Андрей Караченцов, сын Николая Караченцова

– Я потом сама пришла к его маме и сказала: «Мы любим с вами одного и того же человека, вы его мама, я не могу вас разорвать. А меня он любит как его жену, родившую ему ребенка. Давайте как-нибудь договоримся, потому что, если вы когда-то заболеете, не он будет сидеть с вами, а я», – и когда у нее случился инсульт, так и было. Я бросила театр и сидела у нее в больнице, она умерла практически на моих руках. А потом приехал Колечка, он открыл дверь, увидел мои глаза, упал на колени и стал выть, как раненый зверь. Когда мы ее похоронили, я вернулась в театр, потому что была очень нужна Коле. На каждом спектакле, где был колокольный звон, у него начинался спазм. Мама была неотъемлемой его частью. Когда он ее лишился, то уделял моей маме столько же внимания. Он приезжал к нам на дачу, они оставались вдвоем, сидели, пили чай и разговаривали всю ночь. Внучку мы назвали в честь Колиной мамы – Янина, и когда я спрашиваю у мужа, кого он больше всех любит, он отвечает: «Я всех люблю, но Яниночку больше, потому что она похожа на меня и на маму».

Когда умерла моя мама, за телом приехали катафалк и милиция, я узнала, что случилось с Колей. Поехала в больницу, куда его доставили, открыла окна в машине и просто орала, орала, как раненый зверь. Когда вывезли окровавленный свитер, часы и кольцо, подаренные ему Иосифом Кобзоном на юбилей, залитые кровью ботинки, я вдруг подняла глаза и медсестры мне сказали: «Вы присядьте, попейте чайку. Начнется операция, и вы поедете спокойно». По их взгляду я поняла, что они уже вынесли ему смертельный приговор. Мою маму только увезли в морг, я подошла к Коле, обняла его и сказала: «Дурака не валять… Не бросать меня, не бросать! Маму похороню, приду к тебе, и мы встанем. Ты слышишь? Слышишь?» Возможно, что он меня услышал. Мы похоронили маму и стали бороться.

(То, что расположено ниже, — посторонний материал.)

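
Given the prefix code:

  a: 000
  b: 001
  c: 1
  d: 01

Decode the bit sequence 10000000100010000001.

Read left to right; each codeword is recognised as soon as it completes (prefix code):
  1→c | 000→a | 000→a | 01→d | 000→a | 1→c | 000→a | 000→a | 1→c
Decoded message: caadacaac

caadacaac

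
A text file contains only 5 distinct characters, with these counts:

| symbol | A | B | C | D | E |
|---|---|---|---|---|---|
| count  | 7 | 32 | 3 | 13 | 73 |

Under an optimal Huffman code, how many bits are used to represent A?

4

Huffman merges, smallest pair first:
C(3) + A(7) → 10
10 + D(13) → 23
23 + B(32) → 55
55 + E(73) → 128
A sits 4 levels below the root, so its codeword is 4 bits.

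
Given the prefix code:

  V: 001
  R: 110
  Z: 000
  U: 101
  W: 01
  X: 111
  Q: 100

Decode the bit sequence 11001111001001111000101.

Read left to right; each codeword is recognised as soon as it completes (prefix code):
  110→R | 01→W | 111→X | 001→V | 001→V | 111→X | 000→Z | 101→U
Decoded message: RWXVVXZU

RWXVVXZU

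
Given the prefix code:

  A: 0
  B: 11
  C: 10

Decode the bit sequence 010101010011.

ACCCCAB

Read left to right; each codeword is recognised as soon as it completes (prefix code):
  0→A | 10→C | 10→C | 10→C | 10→C | 0→A | 11→B
Decoded message: ACCCCAB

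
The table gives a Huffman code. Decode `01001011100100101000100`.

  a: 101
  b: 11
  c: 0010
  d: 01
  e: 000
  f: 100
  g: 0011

dcbffaef

Read left to right; each codeword is recognised as soon as it completes (prefix code):
  01→d | 0010→c | 11→b | 100→f | 100→f | 101→a | 000→e | 100→f
Decoded message: dcbffaef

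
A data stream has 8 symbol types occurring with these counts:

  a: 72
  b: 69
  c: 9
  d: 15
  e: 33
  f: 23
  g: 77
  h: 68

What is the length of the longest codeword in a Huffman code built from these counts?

5

Merge the two lowest-weight nodes at each step:
merge c(9) and d(15): 24
merge f(23) and 24: 47
merge e(33) and 47: 80
merge h(68) and b(69): 137
merge a(72) and g(77): 149
merge 80 and 137: 217
merge 149 and 217: 366
Maximum depth reached is 5.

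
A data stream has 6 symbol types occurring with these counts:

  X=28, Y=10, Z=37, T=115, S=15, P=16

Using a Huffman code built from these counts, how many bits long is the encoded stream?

Greedily combine the two least-frequent nodes:
Y(10) + S(15) → 25
P(16) + 25 → 41
X(28) + Z(37) → 65
41 + 65 → 106
106 + T(115) → 221
Total encoded bits = sum of merged weights = 25 + 41 + 65 + 106 + 221 = 458.

458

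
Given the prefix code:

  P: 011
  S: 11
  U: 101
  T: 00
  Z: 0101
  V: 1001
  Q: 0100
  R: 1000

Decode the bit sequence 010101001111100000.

Read left to right; each codeword is recognised as soon as it completes (prefix code):
  0101→Z | 0100→Q | 11→S | 11→S | 1000→R | 00→T
Decoded message: ZQSSRT

ZQSSRT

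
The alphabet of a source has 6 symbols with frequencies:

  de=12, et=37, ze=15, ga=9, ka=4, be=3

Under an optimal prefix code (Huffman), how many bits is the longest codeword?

4

Merge the two lowest-weight nodes at each step:
combine be(3), ka(4) → 7
combine 7, ga(9) → 16
combine de(12), ze(15) → 27
combine 16, 27 → 43
combine et(37), 43 → 80
The first pair merged (be, ka) ends up deepest, at depth 4.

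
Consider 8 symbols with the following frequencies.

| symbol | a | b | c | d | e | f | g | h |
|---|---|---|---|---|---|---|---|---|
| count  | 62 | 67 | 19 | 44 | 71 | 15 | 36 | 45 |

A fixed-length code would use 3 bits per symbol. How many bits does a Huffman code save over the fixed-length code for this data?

Fixed-length: 3 bits × 359 symbols = 1077 bits.
Huffman merges:
merge f(15) and c(19): 34
merge 34 and g(36): 70
merge d(44) and h(45): 89
merge a(62) and b(67): 129
merge 70 and e(71): 141
merge 89 and 129: 218
merge 141 and 218: 359
Huffman total = 34 + 70 + 89 + 129 + 141 + 218 + 359 = 1040 bits.
Saving = 1077 − 1040 = 37 bits.

37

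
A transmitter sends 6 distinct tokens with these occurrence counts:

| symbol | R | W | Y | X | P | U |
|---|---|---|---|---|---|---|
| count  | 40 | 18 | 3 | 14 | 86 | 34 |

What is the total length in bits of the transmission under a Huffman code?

Greedily combine the two least-frequent nodes:
merge Y(3) and X(14): 17
merge 17 and W(18): 35
merge U(34) and 35: 69
merge R(40) and 69: 109
merge P(86) and 109: 195
Each symbol's bit-cost is frequency × depth; summing gives 425 bits (equivalently 17 + 35 + 69 + 109 + 195).

425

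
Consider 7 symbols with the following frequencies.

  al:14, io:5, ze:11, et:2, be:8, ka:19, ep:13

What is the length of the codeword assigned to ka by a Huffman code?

Build the tree from the bottom:
combine et(2), io(5) → 7
combine 7, be(8) → 15
combine ze(11), ep(13) → 24
combine al(14), 15 → 29
combine ka(19), 24 → 43
combine 29, 43 → 72
ka sits 2 levels below the root, so its codeword is 2 bits.

2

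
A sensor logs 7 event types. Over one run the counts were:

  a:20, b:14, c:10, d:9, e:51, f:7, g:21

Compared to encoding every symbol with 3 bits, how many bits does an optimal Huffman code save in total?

62

Fixed-length: 3 bits × 132 symbols = 396 bits.
Huffman merges:
combine f(7), d(9) → 16
combine c(10), b(14) → 24
combine 16, a(20) → 36
combine g(21), 24 → 45
combine 36, 45 → 81
combine e(51), 81 → 132
Huffman total = 16 + 24 + 36 + 45 + 81 + 132 = 334 bits.
Saving = 396 − 334 = 62 bits.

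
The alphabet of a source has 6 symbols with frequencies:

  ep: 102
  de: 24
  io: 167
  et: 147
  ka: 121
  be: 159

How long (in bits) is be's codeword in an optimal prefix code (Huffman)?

Repeatedly merge the two smallest:
merge de(24) and ep(102): 126
merge ka(121) and 126: 247
merge et(147) and be(159): 306
merge io(167) and 247: 414
merge 306 and 414: 720
be sits 2 levels below the root, so its codeword is 2 bits.

2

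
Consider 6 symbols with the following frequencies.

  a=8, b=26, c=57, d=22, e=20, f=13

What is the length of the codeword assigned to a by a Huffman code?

Repeatedly merge the two smallest:
combine a(8), f(13) → 21
combine e(20), 21 → 41
combine d(22), b(26) → 48
combine 41, 48 → 89
combine c(57), 89 → 146
a's leaf is at depth 4, giving a 4-bit codeword.

4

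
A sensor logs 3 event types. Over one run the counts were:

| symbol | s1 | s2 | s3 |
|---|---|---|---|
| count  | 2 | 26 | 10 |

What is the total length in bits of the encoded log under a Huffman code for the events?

50

Merge the two smallest weights repeatedly:
combine s1(2), s3(10) → 12
combine 12, s2(26) → 38
Each symbol's bit-cost is frequency × depth; summing gives 50 bits (equivalently 12 + 38).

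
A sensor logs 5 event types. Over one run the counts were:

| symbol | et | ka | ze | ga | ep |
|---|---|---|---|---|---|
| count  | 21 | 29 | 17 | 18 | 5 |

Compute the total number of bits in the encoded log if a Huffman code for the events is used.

Greedily combine the two least-frequent nodes:
combine ep(5), ze(17) → 22
combine ga(18), et(21) → 39
combine 22, ka(29) → 51
combine 39, 51 → 90
The encoded length is the sum of every internal node's weight: 22 + 39 + 51 + 90 = 202 bits.

202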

Спустя много дней мне сообщили, что он вышел из комы. Забегаю к нему в палату, а он лежит, как и прежде, спрашиваю: «А где он из комы-то вышел?» А врач говорит: «Вы странная. Думаете, это как в фильме – побежал? Нет. Он пришел на минутку, опять улетел и так потихоньку». Села рядом с ним и сказала: «Коль, ну раз ты пришел из комы, глаза у тебя закрыты, лежишь ты трупом, ну погладь меня, пожалуйста, как ты всегда делал!» Вдруг его рука поднимается и гладит меня по голове и по плечику, а я прокричала: «Все! Мы победили! Мы победили!» Кто бы что потом ни говорил, я знала, что он встанет, будет ходить, будет жить, увидит рождение внучек. Пускай будет тот же слабенький человечек, но с той же душой, любовью ко мне, сыну, к людям! Пусть он не будет носить меня на руках, я буду носить его. Когда началась борьба за Колину жизнь, я научилась быть резкой, научилась не спать, не есть, стоять часами в реанимации.

Я предупредила бы себя в молодости, написав: «Не нужно ничего бояться, ты очень сильная, и все, что даст по жизни Бог, – это только во благо. Ничего не бойся, мир все равно прекрасен».